Jon promptly picked her up, set her on the floor ten feet away from the dinner table and said, “You’ve got two minutes to calm down.” Operation Time-Out. This is sometimes a controversial parenting topic, whether or not to put your child in a time-out. You may think it’s the most barbaric thing you could do to a child, and that’s fine. I’ll still invite you over for coffee, although I might spit in it.

Time-outs worked wonders with Leta because it stopped what my brother-in-law refers to as Garbage Collecting. She’d get so worked up that she’d lose sight of the reason she got upset in the first place and would then be screaming about fifteen other things she picked up as she spiraled out of control: we never let her have ice cream for dinner, we wouldn’t get her a swimming pool, we always made her wear pants.

Time-outs gave her the space and time to calm down, and it removed us from the equation. And since we weren’t screaming at her to, you know, CALM DOWN, she’d realize, hmmm.

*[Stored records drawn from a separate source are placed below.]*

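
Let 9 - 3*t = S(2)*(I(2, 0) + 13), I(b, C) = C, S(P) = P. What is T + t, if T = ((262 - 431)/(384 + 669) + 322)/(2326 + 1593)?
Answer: -1772752/317439 ≈ -5.5845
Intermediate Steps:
T = 26069/317439 (T = (-169/1053 + 322)/3919 = (-169*1/1053 + 322)*(1/3919) = (-13/81 + 322)*(1/3919) = (26069/81)*(1/3919) = 26069/317439 ≈ 0.082123)
t = -17/3 (t = 3 - 2*(0 + 13)/3 = 3 - 2*13/3 = 3 - 1/3*26 = 3 - 26/3 = -17/3 ≈ -5.6667)
T + t = 26069/317439 - 17/3 = -1772752/317439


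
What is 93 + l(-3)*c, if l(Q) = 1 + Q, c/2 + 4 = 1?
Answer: 105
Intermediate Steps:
c = -6 (c = -8 + 2*1 = -8 + 2 = -6)
93 + l(-3)*c = 93 + (1 - 3)*(-6) = 93 - 2*(-6) = 93 + 12 = 105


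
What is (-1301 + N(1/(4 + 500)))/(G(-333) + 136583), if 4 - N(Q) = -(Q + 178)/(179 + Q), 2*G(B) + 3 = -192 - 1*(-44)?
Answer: -25982608/2736732695 ≈ -0.0094940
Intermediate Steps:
G(B) = -151/2 (G(B) = -3/2 + (-192 - 1*(-44))/2 = -3/2 + (-192 + 44)/2 = -3/2 + (1/2)*(-148) = -3/2 - 74 = -151/2)
N(Q) = 4 + (178 + Q)/(179 + Q) (N(Q) = 4 - (-1)*(Q + 178)/(179 + Q) = 4 - (-1)*(178 + Q)/(179 + Q) = 4 + (178 + Q)/(179 + Q))
(-1301 + N(1/(4 + 500)))/(G(-333) + 136583) = (-1301 + (894 + 5/(4 + 500))/(179 + 1/(4 + 500)))/(-151/2 + 136583) = (-1301 + (894 + 5/504)/(179 + 1/504))/(273015/2) = (-1301 + (894 + 5*(1/504))/(179 + 1/504))*(2/273015) = (-1301 + (894 + 5/504)/(90217/504))*(2/273015) = (-1301 + (504/90217)*(450581/504))*(2/273015) = (-1301 + 450581/90217)*(2/273015) = -116921736/90217*2/273015 = -25982608/2736732695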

Now that it’s quiet and I can think clearly, my parents are totally right.

Or something like that.

We’ve just started putting Marlo into time-outs, so she’s still catching on to the whole idea. Meaning it makes her even angrier. And last night after Jon put her on the floor she dramatically flopped her whole body over and writhed. As if we has just injected her with electricity.

Leta thought that was the funniest thing she had ever seen, and because she doesn’t like it when people laugh at her, she tried to hide her laughing. Which only made me and Jon laugh because OH MY GOD, kid. You used to do the exact same thing when you were her age.

“No, I didn’t!” she said defensively, still laughing.

“Yes, actually, you did,” Jon said. “Sometimes you’d even throw your body.”

“I don’t remember doing that,” she said.

So I asked, “Do you ever remember being out into a time-out?”

Nooooooo,” she said, as if Jon and I were making the whole thing up.

THERE YOU GO. See? She doesn’t have a single memory of how barbaric we were!